Wednesday, 23 January 08, 09:46 AM
E daí que o Alexandre Pato foi convocado para a seleção? Até um eremita misantropo que passou os últimos seis meses dentro de uma caverna embaixo d’água nos últimos seis meses sabe que ele ia ser chamado.
As grandes maravilhas deste time que vai jogar contra a Irlanda são outras e vêm do Morumbi, obviamente. O duvidoso técnico Dunga deixou para lá o mais duvidoso ainda atacante Affonso e se deu conta de dois talentos valiosos (porém menos badalados que o Pato): Hernanes e Breno.
Os dois foram as grandes revelações da campanha do penta do São Paulo e de todo o campeonato. Hernanes é o único na posição que pedala e marca gols de fora da área. Breno, para se dizer o mínimo, em seis meses rendeu US$ 18 milhões ao tricolor, certamente mais do que valem o Parque Antártica, Fazendinha, Vila Belmiro e Canindé juntos.
Fecham a seleção tricolor o também duvidoso (por outros motivos) Ricky (ex-Richarlyson), que começou a jogar bem depois que arrumou uma namorada. Quem questionar a convocação dele está sendo ranheta, porque Nacional (pricipalmente no returno) o agora ruivo meio-campista jogou muito. Só tenho dúvidas se o futebol dele dura até as Olimpíadas.
Postado por Pó-de-Arroz
Tuesday, 06 November 07, 08:07 AM
Agora que estamos coroados com os louros da glória do pentacampeonato, vamos refletir: quem deu certo e quem deu errado? Esse time do tricolor teve surpresas muito boas, mas também algumas decepções até mais surpreendentes que os craques inesperados descobertos pelo Muricy.
Hernanes com certeza é a revelação do ano do São Paulo. Como disse o Marco Aurélio Cunha, é o único volante que pedala no futebol. Marca bem, faz
golaços e, por causa dele ninguém nem percebeu que o Josué foi embora do Morumbi.

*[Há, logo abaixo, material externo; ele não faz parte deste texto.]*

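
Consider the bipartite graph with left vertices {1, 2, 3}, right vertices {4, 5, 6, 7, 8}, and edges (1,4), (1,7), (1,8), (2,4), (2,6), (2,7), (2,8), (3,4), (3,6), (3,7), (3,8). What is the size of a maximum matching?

Step 1: List the neighbors of each left vertex:
  1: 4, 7, 8
  2: 4, 6, 7, 8
  3: 4, 6, 7, 8

Step 2: Greedily match left vertices, then look for augmenting paths:
  Match 1 -- 4
  Match 2 -- 6
  Match 3 -- 7
  No augmenting path remains.

Step 3: Verify this is maximum:
  Matching size 3 = min(|L|, |R|) = min(3, 5), which is an upper bound, so this matching is maximum.

Maximum matching: {(1,4), (2,6), (3,7)}
Size: 3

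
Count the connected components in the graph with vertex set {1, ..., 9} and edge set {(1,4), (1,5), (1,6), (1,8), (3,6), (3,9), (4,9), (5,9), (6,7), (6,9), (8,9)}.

Step 1: Build adjacency list from edges:
  1: 4, 5, 6, 8
  2: (none)
  3: 6, 9
  4: 1, 9
  5: 1, 9
  6: 1, 3, 7, 9
  7: 6
  8: 1, 9
  9: 3, 4, 5, 6, 8

Step 2: Run BFS/DFS from vertex 1:
  Visited: {1, 4, 5, 6, 8, 9, 3, 7}
  Reached 8 of 9 vertices

Step 3: Only 8 of 9 vertices reached. Graph is disconnected.
Connected components: {1, 3, 4, 5, 6, 7, 8, 9}, {2}
Number of connected components: 2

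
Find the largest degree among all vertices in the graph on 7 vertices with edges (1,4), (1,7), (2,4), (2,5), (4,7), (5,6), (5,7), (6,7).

Step 1: Count edges incident to each vertex:
  deg(1) = 2 (neighbors: 4, 7)
  deg(2) = 2 (neighbors: 4, 5)
  deg(3) = 0 (neighbors: none)
  deg(4) = 3 (neighbors: 1, 2, 7)
  deg(5) = 3 (neighbors: 2, 6, 7)
  deg(6) = 2 (neighbors: 5, 7)
  deg(7) = 4 (neighbors: 1, 4, 5, 6)

Step 2: Find maximum:
  max(2, 2, 0, 3, 3, 2, 4) = 4 (vertex 7)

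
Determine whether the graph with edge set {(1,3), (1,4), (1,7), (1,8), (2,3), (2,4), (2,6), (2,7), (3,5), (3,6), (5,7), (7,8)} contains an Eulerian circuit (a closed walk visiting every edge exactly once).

Step 1: Find the degree of each vertex:
  deg(1) = 4
  deg(2) = 4
  deg(3) = 4
  deg(4) = 2
  deg(5) = 2
  deg(6) = 2
  deg(7) = 4
  deg(8) = 2

Step 2: Count vertices with odd degree:
  All vertices have even degree (0 odd-degree vertices)

Step 3: Apply Euler's theorem:
  - Eulerian circuit exists iff graph is connected and all vertices have even degree
  - Eulerian path exists iff graph is connected and has 0 or 2 odd-degree vertices

Graph is connected with 0 odd-degree vertices.
Both Eulerian circuit and Eulerian path exist.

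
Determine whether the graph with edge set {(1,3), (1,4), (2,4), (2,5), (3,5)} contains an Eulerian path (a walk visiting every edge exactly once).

Step 1: Find the degree of each vertex:
  deg(1) = 2
  deg(2) = 2
  deg(3) = 2
  deg(4) = 2
  deg(5) = 2

Step 2: Count vertices with odd degree:
  All vertices have even degree (0 odd-degree vertices)

Step 3: Apply Euler's theorem:
  - Eulerian circuit exists iff graph is connected and all vertices have even degree
  - Eulerian path exists iff graph is connected and has 0 or 2 odd-degree vertices

Graph is connected with 0 odd-degree vertices.
Both Eulerian circuit and Eulerian path exist.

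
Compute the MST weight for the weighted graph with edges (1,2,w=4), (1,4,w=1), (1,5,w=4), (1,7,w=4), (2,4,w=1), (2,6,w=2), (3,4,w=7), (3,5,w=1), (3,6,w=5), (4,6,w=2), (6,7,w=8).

Apply Kruskal's algorithm (sort edges by weight, add if no cycle):

Sorted edges by weight:
  (1,4) w=1
  (2,4) w=1
  (3,5) w=1
  (2,6) w=2
  (4,6) w=2
  (1,5) w=4
  (1,2) w=4
  (1,7) w=4
  (3,6) w=5
  (3,4) w=7
  (6,7) w=8

Add edge (1,4) w=1 -- no cycle. Running total: 1
Add edge (2,4) w=1 -- no cycle. Running total: 2
Add edge (3,5) w=1 -- no cycle. Running total: 3
Add edge (2,6) w=2 -- no cycle. Running total: 5
Skip edge (4,6) w=2 -- would create cycle
Add edge (1,5) w=4 -- no cycle. Running total: 9
Skip edge (1,2) w=4 -- would create cycle
Add edge (1,7) w=4 -- no cycle. Running total: 13

MST edges: (1,4,w=1), (2,4,w=1), (3,5,w=1), (2,6,w=2), (1,5,w=4), (1,7,w=4)
Total MST weight: 1 + 1 + 1 + 2 + 4 + 4 = 13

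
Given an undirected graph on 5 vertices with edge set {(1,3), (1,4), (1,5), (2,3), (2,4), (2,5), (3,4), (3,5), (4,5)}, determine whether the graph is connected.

Step 1: Build adjacency list from edges:
  1: 3, 4, 5
  2: 3, 4, 5
  3: 1, 2, 4, 5
  4: 1, 2, 3, 5
  5: 1, 2, 3, 4

Step 2: Run BFS/DFS from vertex 1:
  Visited: {1, 3, 4, 5, 2}
  Reached 5 of 5 vertices

Step 3: All 5 vertices reached from vertex 1, so the graph is connected.
Answer: Yes, the graph is connected.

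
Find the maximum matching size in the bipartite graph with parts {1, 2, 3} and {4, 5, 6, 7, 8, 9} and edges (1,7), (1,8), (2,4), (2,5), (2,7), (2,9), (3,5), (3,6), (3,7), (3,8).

Step 1: List the neighbors of each left vertex:
  1: 7, 8
  2: 4, 5, 7, 9
  3: 5, 6, 7, 8

Step 2: Greedily match left vertices, then look for augmenting paths:
  Match 1 -- 7
  Match 2 -- 4
  Match 3 -- 5
  No augmenting path remains.

Step 3: Verify this is maximum:
  Matching size 3 = min(|L|, |R|) = min(3, 6), which is an upper bound, so this matching is maximum.

Maximum matching: {(1,7), (2,4), (3,5)}
Size: 3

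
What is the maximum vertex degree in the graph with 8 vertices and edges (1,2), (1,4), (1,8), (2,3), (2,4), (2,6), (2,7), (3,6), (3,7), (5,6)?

Step 1: Count edges incident to each vertex:
  deg(1) = 3 (neighbors: 2, 4, 8)
  deg(2) = 5 (neighbors: 1, 3, 4, 6, 7)
  deg(3) = 3 (neighbors: 2, 6, 7)
  deg(4) = 2 (neighbors: 1, 2)
  deg(5) = 1 (neighbors: 6)
  deg(6) = 3 (neighbors: 2, 3, 5)
  deg(7) = 2 (neighbors: 2, 3)
  deg(8) = 1 (neighbors: 1)

Step 2: Find maximum:
  max(3, 5, 3, 2, 1, 3, 2, 1) = 5 (vertex 2)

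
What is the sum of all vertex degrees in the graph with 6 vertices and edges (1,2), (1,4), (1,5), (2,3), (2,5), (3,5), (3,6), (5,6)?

Step 1: Count edges incident to each vertex:
  deg(1) = 3 (neighbors: 2, 4, 5)
  deg(2) = 3 (neighbors: 1, 3, 5)
  deg(3) = 3 (neighbors: 2, 5, 6)
  deg(4) = 1 (neighbors: 1)
  deg(5) = 4 (neighbors: 1, 2, 3, 6)
  deg(6) = 2 (neighbors: 3, 5)

Step 2: Sum all degrees:
  3 + 3 + 3 + 1 + 4 + 2 = 16

Verification: sum of degrees = 2 * |E| = 2 * 8 = 16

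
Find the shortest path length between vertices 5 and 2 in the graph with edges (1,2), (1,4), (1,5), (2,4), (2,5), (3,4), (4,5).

Step 1: Build adjacency list:
  1: 2, 4, 5
  2: 1, 4, 5
  3: 4
  4: 1, 2, 3, 5
  5: 1, 2, 4

Step 2: BFS from vertex 5 to find shortest path to 2:
  vertex 1 reached at distance 1
  vertex 2 reached at distance 1

Step 3: Shortest path: 5 -> 2
Path length: 1 edge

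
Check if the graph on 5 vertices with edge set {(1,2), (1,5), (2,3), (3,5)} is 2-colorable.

Step 1: Attempt 2-coloring using BFS:
  Start at vertex 1, assign color 0
  Color vertex 2 with color 1 (neighbor of 1)
  Color vertex 5 with color 1 (neighbor of 1)
  Color vertex 3 with color 0 (neighbor of 2)
  Start new component at vertex 4, assign color 0

Step 2: 2-coloring succeeded. No conflicts found.
  Set A (color 0): {1, 3, 4}
  Set B (color 1): {2, 5}

The graph is bipartite with partition {1, 3, 4}, {2, 5}.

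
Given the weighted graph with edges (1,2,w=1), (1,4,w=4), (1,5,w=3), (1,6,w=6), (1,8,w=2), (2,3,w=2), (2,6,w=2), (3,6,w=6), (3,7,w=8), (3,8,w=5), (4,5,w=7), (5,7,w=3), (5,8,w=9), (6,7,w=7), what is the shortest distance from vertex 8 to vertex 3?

Step 1: Build adjacency list with weights:
  1: 2(w=1), 4(w=4), 5(w=3), 6(w=6), 8(w=2)
  2: 1(w=1), 3(w=2), 6(w=2)
  3: 2(w=2), 6(w=6), 7(w=8), 8(w=5)
  4: 1(w=4), 5(w=7)
  5: 1(w=3), 4(w=7), 7(w=3), 8(w=9)
  6: 1(w=6), 2(w=2), 3(w=6), 7(w=7)
  7: 3(w=8), 5(w=3), 6(w=7)
  8: 1(w=2), 3(w=5), 5(w=9)

Step 2: Apply Dijkstra's algorithm from vertex 8:
  Visit vertex 8 (distance=0)
    Update dist[1] = 2
    Update dist[3] = 5
    Update dist[5] = 9
  Visit vertex 1 (distance=2)
    Update dist[2] = 3
    Update dist[4] = 6
    Update dist[5] = 5
    Update dist[6] = 8
  Visit vertex 2 (distance=3)
    Update dist[6] = 5
  Visit vertex 3 (distance=5)
    Update dist[7] = 13

Step 3: Shortest path: 8 -> 3
Total weight: 5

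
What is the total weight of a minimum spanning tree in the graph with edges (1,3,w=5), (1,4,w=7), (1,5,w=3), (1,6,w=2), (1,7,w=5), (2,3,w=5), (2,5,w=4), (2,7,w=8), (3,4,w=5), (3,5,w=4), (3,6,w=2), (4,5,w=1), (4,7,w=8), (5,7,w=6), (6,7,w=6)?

Apply Kruskal's algorithm (sort edges by weight, add if no cycle):

Sorted edges by weight:
  (4,5) w=1
  (1,6) w=2
  (3,6) w=2
  (1,5) w=3
  (2,5) w=4
  (3,5) w=4
  (1,3) w=5
  (1,7) w=5
  (2,3) w=5
  (3,4) w=5
  (5,7) w=6
  (6,7) w=6
  (1,4) w=7
  (2,7) w=8
  (4,7) w=8

Add edge (4,5) w=1 -- no cycle. Running total: 1
Add edge (1,6) w=2 -- no cycle. Running total: 3
Add edge (3,6) w=2 -- no cycle. Running total: 5
Add edge (1,5) w=3 -- no cycle. Running total: 8
Add edge (2,5) w=4 -- no cycle. Running total: 12
Skip edge (3,5) w=4 -- would create cycle
Skip edge (1,3) w=5 -- would create cycle
Add edge (1,7) w=5 -- no cycle. Running total: 17

MST edges: (4,5,w=1), (1,6,w=2), (3,6,w=2), (1,5,w=3), (2,5,w=4), (1,7,w=5)
Total MST weight: 1 + 2 + 2 + 3 + 4 + 5 = 17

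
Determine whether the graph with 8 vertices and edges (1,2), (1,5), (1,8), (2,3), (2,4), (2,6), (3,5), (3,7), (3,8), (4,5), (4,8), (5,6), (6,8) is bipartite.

Step 1: Attempt 2-coloring using BFS:
  Start at vertex 1, assign color 0
  Color vertex 2 with color 1 (neighbor of 1)
  Color vertex 5 with color 1 (neighbor of 1)
  Color vertex 8 with color 1 (neighbor of 1)
  Color vertex 3 with color 0 (neighbor of 2)
  Color vertex 4 with color 0 (neighbor of 2)
  Color vertex 6 with color 0 (neighbor of 2)
  Color vertex 7 with color 1 (neighbor of 3)

Step 2: 2-coloring succeeded. No conflicts found.
  Set A (color 0): {1, 3, 4, 6}
  Set B (color 1): {2, 5, 7, 8}

The graph is bipartite with partition {1, 3, 4, 6}, {2, 5, 7, 8}.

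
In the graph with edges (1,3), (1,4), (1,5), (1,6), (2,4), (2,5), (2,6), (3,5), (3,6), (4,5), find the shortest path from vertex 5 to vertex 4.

Step 1: Build adjacency list:
  1: 3, 4, 5, 6
  2: 4, 5, 6
  3: 1, 5, 6
  4: 1, 2, 5
  5: 1, 2, 3, 4
  6: 1, 2, 3

Step 2: BFS from vertex 5 to find shortest path to 4:
  vertex 1 reached at distance 1
  vertex 2 reached at distance 1
  vertex 3 reached at distance 1
  vertex 4 reached at distance 1

Step 3: Shortest path: 5 -> 4
Path length: 1 edge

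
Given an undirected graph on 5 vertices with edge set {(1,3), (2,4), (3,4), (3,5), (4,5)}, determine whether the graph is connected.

Step 1: Build adjacency list from edges:
  1: 3
  2: 4
  3: 1, 4, 5
  4: 2, 3, 5
  5: 3, 4

Step 2: Run BFS/DFS from vertex 1:
  Visited: {1, 3, 4, 5, 2}
  Reached 5 of 5 vertices

Step 3: All 5 vertices reached from vertex 1, so the graph is connected.
Answer: Yes, the graph is connected.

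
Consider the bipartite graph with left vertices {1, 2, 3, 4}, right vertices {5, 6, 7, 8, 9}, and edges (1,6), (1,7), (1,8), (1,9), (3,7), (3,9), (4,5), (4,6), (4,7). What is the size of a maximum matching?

Step 1: List the neighbors of each left vertex:
  1: 6, 7, 8, 9
  2: (none)
  3: 7, 9
  4: 5, 6, 7

Step 2: Greedily match left vertices, then look for augmenting paths:
  Match 1 -- 6
  Match 3 -- 7
  Match 4 -- 5
  No augmenting path remains.

Step 3: Verify this is maximum:
  Matching has size 3. The vertex set {1, 3, 4} covers every edge and has size 3; any matching has at most one edge per cover vertex, so 3 is maximum (König's theorem).

Maximum matching: {(1,6), (3,7), (4,5)}
Size: 3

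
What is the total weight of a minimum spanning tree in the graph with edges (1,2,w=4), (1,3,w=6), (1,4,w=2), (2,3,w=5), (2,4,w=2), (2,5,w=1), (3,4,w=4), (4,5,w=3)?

Apply Kruskal's algorithm (sort edges by weight, add if no cycle):

Sorted edges by weight:
  (2,5) w=1
  (1,4) w=2
  (2,4) w=2
  (4,5) w=3
  (1,2) w=4
  (3,4) w=4
  (2,3) w=5
  (1,3) w=6

Add edge (2,5) w=1 -- no cycle. Running total: 1
Add edge (1,4) w=2 -- no cycle. Running total: 3
Add edge (2,4) w=2 -- no cycle. Running total: 5
Skip edge (4,5) w=3 -- would create cycle
Skip edge (1,2) w=4 -- would create cycle
Add edge (3,4) w=4 -- no cycle. Running total: 9

MST edges: (2,5,w=1), (1,4,w=2), (2,4,w=2), (3,4,w=4)
Total MST weight: 1 + 2 + 2 + 4 = 9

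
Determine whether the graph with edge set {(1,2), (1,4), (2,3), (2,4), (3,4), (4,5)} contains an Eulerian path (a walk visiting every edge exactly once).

Step 1: Find the degree of each vertex:
  deg(1) = 2
  deg(2) = 3
  deg(3) = 2
  deg(4) = 4
  deg(5) = 1

Step 2: Count vertices with odd degree:
  Odd-degree vertices: 2, 5 (2 total)

Step 3: Apply Euler's theorem:
  - Eulerian circuit exists iff graph is connected and all vertices have even degree
  - Eulerian path exists iff graph is connected and has 0 or 2 odd-degree vertices

Graph is connected with exactly 2 odd-degree vertices (2, 5).
Eulerian path exists (starting and ending at the odd-degree vertices), but no Eulerian circuit.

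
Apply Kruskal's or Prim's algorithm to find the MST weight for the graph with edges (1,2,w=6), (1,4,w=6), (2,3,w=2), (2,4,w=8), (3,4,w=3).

Apply Kruskal's algorithm (sort edges by weight, add if no cycle):

Sorted edges by weight:
  (2,3) w=2
  (3,4) w=3
  (1,4) w=6
  (1,2) w=6
  (2,4) w=8

Add edge (2,3) w=2 -- no cycle. Running total: 2
Add edge (3,4) w=3 -- no cycle. Running total: 5
Add edge (1,4) w=6 -- no cycle. Running total: 11

MST edges: (2,3,w=2), (3,4,w=3), (1,4,w=6)
Total MST weight: 2 + 3 + 6 = 11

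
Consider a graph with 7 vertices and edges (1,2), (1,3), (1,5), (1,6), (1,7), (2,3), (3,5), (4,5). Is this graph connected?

Step 1: Build adjacency list from edges:
  1: 2, 3, 5, 6, 7
  2: 1, 3
  3: 1, 2, 5
  4: 5
  5: 1, 3, 4
  6: 1
  7: 1

Step 2: Run BFS/DFS from vertex 1:
  Visited: {1, 2, 3, 5, 6, 7, 4}
  Reached 7 of 7 vertices

Step 3: All 7 vertices reached from vertex 1, so the graph is connected.
Answer: Yes, the graph is connected.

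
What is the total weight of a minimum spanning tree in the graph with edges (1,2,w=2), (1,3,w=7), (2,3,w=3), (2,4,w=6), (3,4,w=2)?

Apply Kruskal's algorithm (sort edges by weight, add if no cycle):

Sorted edges by weight:
  (1,2) w=2
  (3,4) w=2
  (2,3) w=3
  (2,4) w=6
  (1,3) w=7

Add edge (1,2) w=2 -- no cycle. Running total: 2
Add edge (3,4) w=2 -- no cycle. Running total: 4
Add edge (2,3) w=3 -- no cycle. Running total: 7

MST edges: (1,2,w=2), (3,4,w=2), (2,3,w=3)
Total MST weight: 2 + 2 + 3 = 7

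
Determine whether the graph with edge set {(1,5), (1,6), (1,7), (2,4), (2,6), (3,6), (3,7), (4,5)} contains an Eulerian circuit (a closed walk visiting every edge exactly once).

Step 1: Find the degree of each vertex:
  deg(1) = 3
  deg(2) = 2
  deg(3) = 2
  deg(4) = 2
  deg(5) = 2
  deg(6) = 3
  deg(7) = 2

Step 2: Count vertices with odd degree:
  Odd-degree vertices: 1, 6 (2 total)

Step 3: Apply Euler's theorem:
  - Eulerian circuit exists iff graph is connected and all vertices have even degree
  - Eulerian path exists iff graph is connected and has 0 or 2 odd-degree vertices

Graph is connected with exactly 2 odd-degree vertices (1, 6).
Eulerian path exists (starting and ending at the odd-degree vertices), but no Eulerian circuit.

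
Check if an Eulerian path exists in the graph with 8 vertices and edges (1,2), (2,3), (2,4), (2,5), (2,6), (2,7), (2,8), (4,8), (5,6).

Step 1: Find the degree of each vertex:
  deg(1) = 1
  deg(2) = 7
  deg(3) = 1
  deg(4) = 2
  deg(5) = 2
  deg(6) = 2
  deg(7) = 1
  deg(8) = 2

Step 2: Count vertices with odd degree:
  Odd-degree vertices: 1, 2, 3, 7 (4 total)

Step 3: Apply Euler's theorem:
  - Eulerian circuit exists iff graph is connected and all vertices have even degree
  - Eulerian path exists iff graph is connected and has 0 or 2 odd-degree vertices

Graph has 4 odd-degree vertices (need 0 or 2).
Neither Eulerian path nor Eulerian circuit exists.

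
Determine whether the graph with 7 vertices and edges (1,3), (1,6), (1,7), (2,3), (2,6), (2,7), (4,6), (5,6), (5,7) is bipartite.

Step 1: Attempt 2-coloring using BFS:
  Start at vertex 1, assign color 0
  Color vertex 3 with color 1 (neighbor of 1)
  Color vertex 6 with color 1 (neighbor of 1)
  Color vertex 7 with color 1 (neighbor of 1)
  Color vertex 2 with color 0 (neighbor of 3)
  Color vertex 4 with color 0 (neighbor of 6)
  Color vertex 5 with color 0 (neighbor of 6)

Step 2: 2-coloring succeeded. No conflicts found.
  Set A (color 0): {1, 2, 4, 5}
  Set B (color 1): {3, 6, 7}

The graph is bipartite with partition {1, 2, 4, 5}, {3, 6, 7}.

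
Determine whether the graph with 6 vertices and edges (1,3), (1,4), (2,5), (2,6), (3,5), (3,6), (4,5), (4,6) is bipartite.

Step 1: Attempt 2-coloring using BFS:
  Start at vertex 1, assign color 0
  Color vertex 3 with color 1 (neighbor of 1)
  Color vertex 4 with color 1 (neighbor of 1)
  Color vertex 5 with color 0 (neighbor of 3)
  Color vertex 6 with color 0 (neighbor of 3)
  Color vertex 2 with color 1 (neighbor of 5)

Step 2: 2-coloring succeeded. No conflicts found.
  Set A (color 0): {1, 5, 6}
  Set B (color 1): {2, 3, 4}

The graph is bipartite with partition {1, 5, 6}, {2, 3, 4}.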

Depois vem a segunda maior revelação do ano: Breno. “O que esse moleque está fazendo aí?” foi o que eu pensei quando vi ele entrar em campo pela
primeira vez. Não demorou muito para perceber. O cara ganhou a posição com um técnico exigente e mal humorado, mesmo não sendo a primeira opção (por isso a camisa 33). Depois do penta, o Muricy
disse na TV: “por onde eu passo, deixo muito dinheiro”. Deixa mesmo. Esses dois quando forem vendidos (espero que demore) vão dar um belo lucro.
Para fechar a lista de surpresas, o Richarlysson. Esse já está no São Paulo faz tempo, mas só começou a jogar bem neste ano, depois que o Josué saiu e ele começou a jogar mais como peão e menos como criador. Depois que ele e o Hernanes assumiram o meio campo, ninguém mais lamenta a saída do Mineiro (o que acontecia até a desclassificação da Libertadores).
(Aliás, convenhamos que o que mais surpreendeu no caso do Richarlysson não foi nem o aparecimento do futebol dele, mas o aparecimento da namorada dele. Mas isso extrapola o futebol, deixa pra lá.)
Com a faixa no peito todo mundo é campeão e comemora, mas tem gente no time que não se deu bem. Primeiro o Hugo, que veio para ser uma das peças importantes e criador do time, o novo Zidanilo. Começou bem, fazendo cruzamento de chaleira no Paulistão, mas sumiu, acabou cuspindo em um jogador do Paraná, chorou para pedir desculpas (não adiantou) e acabou suspenso. Tomara que jogue o que esperavam no ano que vem.
Outra decepção foi o Jadílson. Jogou mal o ano todo e acaba o campeonato de reserva do Júnior, o Interminável. Com ele podemos colocar o Dagoberto: jogador do qual se esperava grandes jogadas, golaços e dribles, não rendeu e o Muricy teve que recorrer ao velho Aloísio Trombada para resolver. Foi ofuscado até por Leandro e Borges.
No lusco-fusco fica Jorge Wagner. Não jogou mal e foi decisivo em alguns jogos, mas eu esperava muito mais pelo que vi jogar no Corinthians e no Inter.